3.1.1 LINKAGE RATES, TRUE AND FALSE LINKS
Not all record pairs assigned as links in a data linkage exercise are a match, that is, a record pair belonging to the same individual. While the methodology is designed to ensure that the vast majority of links are true, some are nevertheless false. The linkage strategy used for the ACLD was designed to achieve both a high number of links and to ensure a high level of accuracy to enable longitudinal research. Accordingly, the strategy was restrictive and conservative, especially in the early passes.
Analysis from the results of clerical review was conducted to determine the quality of the linkage process and estimate the number of true links in the linked ACLD file. This process involved calculating the proportion of rejected record pairs at each linkage weight and determining the amount of false links this would represent in the final output file.
Table 3 provides a summary from the results of clerical review, including an estimate of the number of false links accepted in each pass. Due to the nature of deterministic linking and the way in which linked records were retained, no false links were identified in passes 1 and 2. While it is assumed that all links assigned in these passes were true, as they contained consistent information across all key linking fields, in reality there may have been a small but un-quantifiable number of false links.

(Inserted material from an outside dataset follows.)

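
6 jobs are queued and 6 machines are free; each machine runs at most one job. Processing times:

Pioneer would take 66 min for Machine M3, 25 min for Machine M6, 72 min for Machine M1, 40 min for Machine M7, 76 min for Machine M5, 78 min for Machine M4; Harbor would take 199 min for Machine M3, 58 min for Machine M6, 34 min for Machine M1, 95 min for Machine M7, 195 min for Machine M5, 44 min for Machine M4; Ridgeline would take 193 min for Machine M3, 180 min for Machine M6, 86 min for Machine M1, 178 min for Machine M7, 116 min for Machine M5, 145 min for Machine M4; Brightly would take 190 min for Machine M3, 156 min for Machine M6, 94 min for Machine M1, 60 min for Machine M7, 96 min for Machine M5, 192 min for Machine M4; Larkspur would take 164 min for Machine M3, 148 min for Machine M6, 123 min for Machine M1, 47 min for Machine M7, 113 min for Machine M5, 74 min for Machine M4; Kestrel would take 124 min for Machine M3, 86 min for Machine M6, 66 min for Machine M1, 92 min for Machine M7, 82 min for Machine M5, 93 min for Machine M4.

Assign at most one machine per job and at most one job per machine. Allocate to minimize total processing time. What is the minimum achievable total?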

TABLE 3 - LINKAGE RESULTS, By pass number
| | Pass number(a)
|
| | | | | | | | | | | | |
| 1 | 2 | 3 | 4 | 5 | 6 | 7 | 8 | 9 | 11 | 12 | Total(b) |
| | | |
|
| | | | | | | | | | | | | | | |
Links created | (No.) | | 559 182 | 131 575 | 11 131 | 182 285 | 212 071 | 57 713 | 10 489 | 10 156 | 236 180 | 133 555 | 29 911 | 1 574 248 |
| Sampled in clerical review | (No.) | | 30 | 30 | 240 | 400 | 400 | 345 | 206 | 120 | 411 | 201 | 200 | 2 583 |
| | | | | | | | | | | | | | | |
Links assigned | (No.) | | 544 925 | 10 919 | 10 489 | 62 570 | 87 248 | 18 988 | 1 723 | 159 | 50 007 | 9 827 | 3 904 | 800 759 |
| Total false links | (No.) | | 0 | 0 | 997 | 9 929 | 17 274 | 1 832 | 237 | 29 | 10 712 | 1 051 | 731 | 42 792 |
| False link rate | (%) | | 0 | 0 | 9.5 | 15.9 | 19.8 | 9.6 | 13.7 | 18.4 | 21.4 | 10.7 | 18.7 | 5.3 |
(a) The results of Pass 10 were used to identify the blocking field to be used in Pass 11. As a result, there were no records output from Pass 10.
(b) Data presented in the table have been confidentialised. As a result the sum of individual categories may not align with totals. |
| | | | | | | | | | | | | | | |
The combined clerical review results indicate that the number of false links in the final ACLD file could be as low as 5%. By including a tolerance around these results and assuming a small false link rate for the deterministic passes, the false link rate for the ACLD is estimated to be about 5
-10%. The passes that contained the highest proportion of false links were Pass 9 (21.4%), where family information was used to try and resolve unlinked records, and Pass 5 (19.8%), which used a broad geography (SA4) as the blocking field.
Whilst this is only an approximate estimate, it does give an indication of the high level of overall quality examined through reviewing a sample of over 2,500 record pairs.
The linkage rate of 82% with a false link rate of 5% was broadly consistent with, or better than, other ABS Census linkage projects which did not use name and address as linkage variables (see
Assessing the Likely Quality of the Statistical Longitudinal Census Dataset (cat. no. 1351.0.55.026)).
The conservative and restrictive nature of the blocking and linking strategy helped to minimise the number of estimated false links throughout the linkage process accompanied by quality controls that were implemented during clerical review.
About two-thirds (68%) of all links were achieved in the first pass of the project, which used a deterministic linking methodology to identify and filter matches. In Pass 1, a tight geographic and demographic restriction was implemented to maximise the amount of high quality links assigned and to limit the amount of alternative comparisons required. Using this approach, links were only accepted if a single record pair was identified.